Ten years after acquiring and merging with Case IH to form CNH, New Holland is actively seeking to regain its footing in the North American market.
The company maintains strong market share worldwide in combines, specialty tractors and other specialized equipment, like grape and olive harvesters. However, the merger in 1999 seems to have shaken New Holland North America the most.
Abe Hughes, vice president of New Holland North America, refers to the formation of CNH as "the big bang that destabilized our brand.
"The momentum of CNH did not land on New Holland, and some of our focus and energy was lost," Hughes explained. "We had 10 difficult years after that in what is a classic case study of a business losing its footing."

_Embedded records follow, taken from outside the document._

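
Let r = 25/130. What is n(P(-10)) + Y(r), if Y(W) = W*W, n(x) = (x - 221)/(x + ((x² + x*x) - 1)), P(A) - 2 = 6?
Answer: -46871/30420 ≈ -1.5408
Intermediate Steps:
P(A) = 8 (P(A) = 2 + 6 = 8)
r = 5/26 (r = 25*(1/130) = 5/26 ≈ 0.19231)
n(x) = (-221 + x)/(-1 + x + 2*x²) (n(x) = (-221 + x)/(x + ((x² + x²) - 1)) = (-221 + x)/(x + (2*x² - 1)) = (-221 + x)/(x + (-1 + 2*x²)) = (-221 + x)/(-1 + x + 2*x²))
Y(W) = W²
n(P(-10)) + Y(r) = (-221 + 8)/(-1 + 8 + 2*8²) + (5/26)² = -213/(-1 + 8 + 2*64) + 25/676 = -213/(-1 + 8 + 128) + 25/676 = -213/135 + 25/676 = (1/135)*(-213) + 25/676 = -71/45 + 25/676 = -46871/30420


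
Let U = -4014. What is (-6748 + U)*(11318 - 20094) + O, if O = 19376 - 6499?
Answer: 94460189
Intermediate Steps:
O = 12877
(-6748 + U)*(11318 - 20094) + O = (-6748 - 4014)*(11318 - 20094) + 12877 = -10762*(-8776) + 12877 = 94447312 + 12877 = 94460189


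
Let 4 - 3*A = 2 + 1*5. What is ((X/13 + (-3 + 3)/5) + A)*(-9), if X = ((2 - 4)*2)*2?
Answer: 189/13 ≈ 14.538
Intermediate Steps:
A = -1 (A = 4/3 - (2 + 1*5)/3 = 4/3 - (2 + 5)/3 = 4/3 - 1/3*7 = 4/3 - 7/3 = -1)
X = -8 (X = -2*2*2 = -4*2 = -8)
((X/13 + (-3 + 3)/5) + A)*(-9) = ((-8/13 + (-3 + 3)/5) - 1)*(-9) = ((-8*1/13 + 0*(1/5)) - 1)*(-9) = ((-8/13 + 0) - 1)*(-9) = (-8/13 - 1)*(-9) = -21/13*(-9) = 189/13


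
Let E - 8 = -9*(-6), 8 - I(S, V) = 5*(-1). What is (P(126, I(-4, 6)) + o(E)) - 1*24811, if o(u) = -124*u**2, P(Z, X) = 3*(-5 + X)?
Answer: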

That started to change in the fall of 2009, when the top management of Fiat Industrial decided to bring New Holland back in North America. (CNH is a publicly held division of Fiat Industrial, which is the world’s third largest capital goods manufacturer. Fiat Industrial includes CNH, Iveco and Fiat Powertrain Technologies.)
"Senior management recognized that New Holland is strong in other regions of the world and that we needed to change things here," Hughes said.
Known for the successful turnaround of both Fiat and Chrysler, top management focused its attention on the blue brand. Watch the "60 Minutes" interview with the leader of Fiat Industrial, Sergio Marchionne.
Hughes was brought in from business development to spearhead a team and the project. For nine months, during each monthly CNH senior management meeting, more than four hours were dedicated exclusively to the plan for New Holland.
"It was a very intense study of how to restructure New Holland North America and bring it back," Hughes said.